Thapsigargin raises intracellular free calcium ([Ca2+](i)) by potently inhibiting the endoplasmic reticulum Ca-ATPase, which sequesters calcium from the cytosol. In human keratinocytes a rise in [Ca2+](i) has been associated with differentiation and therefore we investigated the action of thapsigargin on this process. At concentrations above 3 nM thapsigargin inhibited keratinocyte proliferation. Thapsigargin induced an immediate transient [Ca2+](i) rise in calcium-free or 70 μM calcium medium but a more prolonged rise in 2 mM calcium. For keratinocytes cultured in 70 μM calcium medium a late [Ca2+](i) rise was also observed, after 6 h, similar to the effect of known differentiation stimuli.

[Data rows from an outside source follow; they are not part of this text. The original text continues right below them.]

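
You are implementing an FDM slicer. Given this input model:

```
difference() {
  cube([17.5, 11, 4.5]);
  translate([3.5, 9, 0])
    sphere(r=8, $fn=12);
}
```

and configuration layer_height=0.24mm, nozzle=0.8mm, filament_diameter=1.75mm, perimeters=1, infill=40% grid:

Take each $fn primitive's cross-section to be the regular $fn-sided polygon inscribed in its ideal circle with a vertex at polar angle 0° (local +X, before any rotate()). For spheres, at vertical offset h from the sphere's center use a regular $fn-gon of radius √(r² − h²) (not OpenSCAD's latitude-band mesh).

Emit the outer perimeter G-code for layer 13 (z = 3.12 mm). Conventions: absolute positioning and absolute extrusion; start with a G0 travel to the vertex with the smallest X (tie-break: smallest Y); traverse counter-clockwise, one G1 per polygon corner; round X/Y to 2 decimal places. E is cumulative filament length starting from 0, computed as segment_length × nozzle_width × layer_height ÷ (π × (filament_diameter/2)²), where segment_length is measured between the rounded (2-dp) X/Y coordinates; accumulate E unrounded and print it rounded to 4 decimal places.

At z = 3.12 mm: the cube is present — its section is the full 17.5×11 rectangle; the r=8 sphere at (3.5, 9) contributes a regular 12-gon of circumradius √(8²−3.12²) = 7.367; Subtracting the remaining from the first: starting from the 17.5×11 cube, the r=8 sphere at (3.5, 9) partially overlaps it — only the 86.04 mm² overlap (of its 162.80 mm²) is removed, clipping the outline — 1 connected region. The outline is a single polygon with 9 vertices. Extrusion per mm of travel: 0.8 × 0.24 / (π × 0.875²) = 0.079824. Accumulating E over each segment gives final E = 4.4203.

G0 X0.00 Y0.00 Z3.12
G1 X17.50 Y0.00 E1.3969
G1 X17.50 Y11.00 E2.2750
G1 X10.33 Y11.00 E2.8473
G1 X10.87 Y9.00 E3.0127
G1 X9.88 Y5.32 E3.3169
G1 X7.18 Y2.62 E3.6217
G1 X3.50 Y1.63 E3.9259
G1 X0.00 Y2.57 E4.2152
G1 X0.00 Y0.00 E4.4203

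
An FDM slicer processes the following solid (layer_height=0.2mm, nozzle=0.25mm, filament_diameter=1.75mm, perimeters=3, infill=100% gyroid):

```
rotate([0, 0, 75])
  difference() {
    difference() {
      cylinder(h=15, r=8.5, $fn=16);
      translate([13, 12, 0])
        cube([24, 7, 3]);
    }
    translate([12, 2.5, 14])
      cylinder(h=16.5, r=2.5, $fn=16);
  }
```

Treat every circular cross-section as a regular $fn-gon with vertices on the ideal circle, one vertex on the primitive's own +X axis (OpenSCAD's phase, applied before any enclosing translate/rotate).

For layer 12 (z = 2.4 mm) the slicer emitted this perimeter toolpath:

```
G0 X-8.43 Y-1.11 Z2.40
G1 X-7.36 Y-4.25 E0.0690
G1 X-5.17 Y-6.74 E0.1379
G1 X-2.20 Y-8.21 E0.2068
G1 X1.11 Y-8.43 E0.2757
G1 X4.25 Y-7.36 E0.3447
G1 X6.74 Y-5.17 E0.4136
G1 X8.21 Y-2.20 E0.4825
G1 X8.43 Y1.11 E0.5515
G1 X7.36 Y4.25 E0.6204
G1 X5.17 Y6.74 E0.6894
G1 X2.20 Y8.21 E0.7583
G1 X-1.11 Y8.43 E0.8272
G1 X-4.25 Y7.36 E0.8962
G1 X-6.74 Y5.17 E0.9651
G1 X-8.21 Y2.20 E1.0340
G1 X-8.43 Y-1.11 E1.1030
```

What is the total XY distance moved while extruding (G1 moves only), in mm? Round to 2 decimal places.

Sum the Euclidean lengths of each G1 segment: total = 53.06 mm.

53.06 mm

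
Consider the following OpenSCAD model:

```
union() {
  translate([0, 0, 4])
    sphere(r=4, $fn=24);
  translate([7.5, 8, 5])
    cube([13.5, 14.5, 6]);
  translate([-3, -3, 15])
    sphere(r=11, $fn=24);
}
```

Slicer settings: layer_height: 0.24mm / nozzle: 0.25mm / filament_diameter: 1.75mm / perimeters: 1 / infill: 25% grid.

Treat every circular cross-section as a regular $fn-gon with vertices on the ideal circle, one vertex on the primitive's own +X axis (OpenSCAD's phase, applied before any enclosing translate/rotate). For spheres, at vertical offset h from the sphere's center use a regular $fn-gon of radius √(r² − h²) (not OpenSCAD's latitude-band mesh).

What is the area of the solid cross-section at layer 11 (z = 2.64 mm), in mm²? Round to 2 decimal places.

At z = 2.64 mm: the sphere: section is a regular 24-gon, circumradius = √(r²−h²) = √(4²−1.36²) = 3.762 (area = (24/2)·3.762²·sin(360°/24) = 43.95 mm²); the cube at (7.5, 8) does not reach this height (z outside [5, 11]); the sphere at (-3, -3) is absent (|z−center|=12.360 > r=11); Combining (union): only the r=4 sphere is present, so the union is just that shape — area = 43.95 mm². Overall, the cross-section is a single solid region. Net area = 43.95 mm².

43.95 mm²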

However, immunohistochemical techniques did not show any expression of the differentiation-specific protein involucrin, a component of the cornified envelope. When keratinocyte differentiation was induced by an increase in the extracellular calcium from 70 μM to 2 mM abundant involucrin and desmoplakin, a component of desmosomes, were synthesised. Both proteins gave staining patterns which suggested incorporation into structural proteins, but thapsigargin disrupted the calcium-induced pattern of involucrin and desmoplakin synthesis. Thapsigargin did not induce differentiation, possibly due to its inability to activate protein kinase C and raise inositol trisphosphate levels. We conclude that a rise in [Ca2+](i) does not alone induce keratinocyte differentiation but may act with other intracellular signals to promote differentiation. © 1994 Academic Press, Inc.